If you’ve seen “Star Wars: A New Hope,” then you know the story of “Rogue One: A Star Wars Story.” It’s right there in the first 30 seconds as the large yellow copy scrolls across the screen.
“It is a period of civil war.
Rebel spaceships, striking
from a hidden base, have won
their first victory against
the evil Galactic Empire.
During the battle, Rebel
spies managed to steal secret
plans to the Empire’s
ultimate weapon, the DEATH
STAR, an armored space
station with enough power
to destroy an entire planet.”
If you squint hard enough you can see of the most exciting, gritty, intense dramas of the the Star Wars Universe contained in those three sentences. Director Gareth Edwards and the assembled cast and crew managed to make a major motion picture out of those three lines that is not just worthy of the Star Wars name, but opens up the genre in such a way that fans now have a whole galaxy of stories to look forward to.
From the opening shot, Rogue One is set firmly in the Star Wars universe. There are the familiar ships, menacing storm troopers, far flung exotic planets, alien creatures, good battling evil, and yes, the Force is strong in this movie (although there are no Lightsaber wielding Jedi, unless you count a certain Sith Lord). But that is about where the similarity ends.
Where the original trilogy was more of a western in space, Edwards has made something much grittier, closer to a World War II films like “Guns of Navarone” or “Bridge over the River Kwai.” When we meet the rebellion, it is still just a scrappy loose alliance attempting to fight against the closing dark forces of The Empire. It is very much a war footing. At times the Rebel Alliance does not seem capable of even making a decision, let along defeating the forces of evil. But that is the nature of war – it’s fight or flight.
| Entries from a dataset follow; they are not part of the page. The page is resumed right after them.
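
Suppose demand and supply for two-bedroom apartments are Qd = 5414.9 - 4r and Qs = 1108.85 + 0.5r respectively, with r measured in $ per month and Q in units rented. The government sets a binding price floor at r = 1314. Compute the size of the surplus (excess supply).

Evaluating both curves at the floor price 1314 gives Qd = 158.9, Qs = 1765.85.
Surplus = Qs - Qd = 1765.85 - 158.9 = 1606.95.

Surplus = 1606.95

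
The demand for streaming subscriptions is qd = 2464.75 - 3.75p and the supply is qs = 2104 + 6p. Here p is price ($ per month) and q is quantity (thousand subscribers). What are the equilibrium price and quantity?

Equating demand and supply, 2464.75 - 3.75p = 2104 + 6p gives 9.75p = 360.75, so p* = 37.
Substitute back: q* = 2464.75 - 3.75(37) = 2326.

p* = 37, q* = 2326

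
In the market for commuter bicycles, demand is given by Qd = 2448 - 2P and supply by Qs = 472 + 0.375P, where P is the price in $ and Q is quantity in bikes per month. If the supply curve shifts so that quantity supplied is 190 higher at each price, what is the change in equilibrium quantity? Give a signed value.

ΔQ = 160

The market clears where 2448 - 2P = 472 + 0.375P. Rearranging, 2.375P = 1976, hence P* = 832.
From the demand curve, Q* = 2448 - 2(832) = 784.
After the shift, supply is Qs = 662 + 0.375P.
The new intersection has 1786 = 2.375P, i.e. P = 752, Q = 944.
ΔQ = 944 - 784 = 160.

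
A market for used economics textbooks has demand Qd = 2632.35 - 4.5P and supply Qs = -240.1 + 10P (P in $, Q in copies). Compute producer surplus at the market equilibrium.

Producer surplus = 151536.6405

Set Qd = Qs: 2632.35 - 4.5P = -240.1 + 10P, so 2872.45 = 14.5P and P* = 198.1.
Plugging P* into demand: Q* = 2632.35 - 4.5(198.1) = 1740.9.
Supply choke price (Qs = 0): P = 24.01. Producer surplus = ½ × (198.1 - 24.01) × 1740.9 = 151536.6405.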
That’s not to say Rogue One isn’t a space adventure in the spirit of Star Wars as envisioned by George Lucas. The size and scale of the movie is definitely there. Edwards correctly identified how this story needed to be told in a different way than “The Empire Strikes Back.” The setting is familiar, but the genre is new.
At its core, Rogue One is about the relationship between a father and a daughter. Though the Empire conscripts one and conspires to hunt down the other, the story feels both intimate and epic in scope. By the end of the film you care so much about the characters that the choices they make feel that much more powerful.
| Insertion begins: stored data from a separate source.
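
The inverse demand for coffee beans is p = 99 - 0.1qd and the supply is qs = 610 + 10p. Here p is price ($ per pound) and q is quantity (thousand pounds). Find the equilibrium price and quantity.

p* = 19, q* = 800

Solving each curve for q: qd = 990 - 10p.
Equating demand and supply, 990 - 10p = 610 + 10p gives 20p = 380, so p* = 19.
Then q* = 990 - 10(19) = 800.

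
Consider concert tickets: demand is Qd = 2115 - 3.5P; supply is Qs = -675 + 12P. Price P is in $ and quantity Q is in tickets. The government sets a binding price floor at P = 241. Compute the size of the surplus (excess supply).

Surplus = 945.5

With P fixed at 241, quantity demanded is 1271.5 and quantity supplied is 2217.
Surplus = Qs - Qd = 2217 - 1271.5 = 945.5.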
In addition to Galen (Mads Mikkelsen) and Jyn Erso (Felcity Jones), the cast is rounded out by a very diverse set of actors. Alliance intelligence officer Cassian Andor (Diego Luna) partners with Jyn on this mission and the character arc that puts him on the right path for the rebellion is crucial to the plot. Chirrut Imwe (Donnie Yen) is a blind monk that follows a Force cult. He becomes the team’s most direct connection to the Force. Imwe is backed by Baze Malbus (Jiang Wen) who brings a lot of firepower to the table with his weaponry. Together Imwe and Malbus have some of the best lines in the movie.
I don’t want to forget K-2SO (with motion capture and voice performed by Alan Tudyk). As droids tend to do in Star Wars films, he provides a lot of comedic relief. But there’s real personality there, provided in large part by Tudyk’s performance.
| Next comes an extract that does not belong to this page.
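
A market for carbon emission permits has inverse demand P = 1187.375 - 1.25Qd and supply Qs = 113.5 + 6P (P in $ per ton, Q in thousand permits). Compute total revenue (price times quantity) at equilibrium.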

On the dark side the central driving villain is Orson Krennic (Ben Mendelsohn). In his unique pursuit of building a massive weapon, Krennic pursues the Erso’s across the galaxy. His malevolence is only outmatched by his superiors. Yes, Darth Vader is in the film and he’s as bad-ass as you remember him from other Star Wars movies.
There is no cantina scene, although one rebel group’s hideout comes close. But there are a lot of alien creatures, real and CG, in the film. If that’s part of the reason you love Star Wars, you won’t be disappointed by Rogue One.
The story by John Knoll and Gary Whitta, really was just what the Star Wars universe needed at this moment. It was polished into a screenplay by Chris Weitz and Tony Gilroy, with some fixes to the third act that really did make for a stronger finale. Cinematographer Greig Frazer teamed up with visual effects saces John Knoll and Mohen Leo and special effect guru Neil Corbould to create a totally believable world. Finally, the creature effects provided by Neal Scanlan fit perfectly into the Star Wars universe.
There’s a lot more I want to talk about, but almost all of it requires diving into spoilers, which I’ll have to save for another review. In the meantime, go see “Rogue One: A Star Wars Story.” It is a gritty Star Wars movie any fan will love.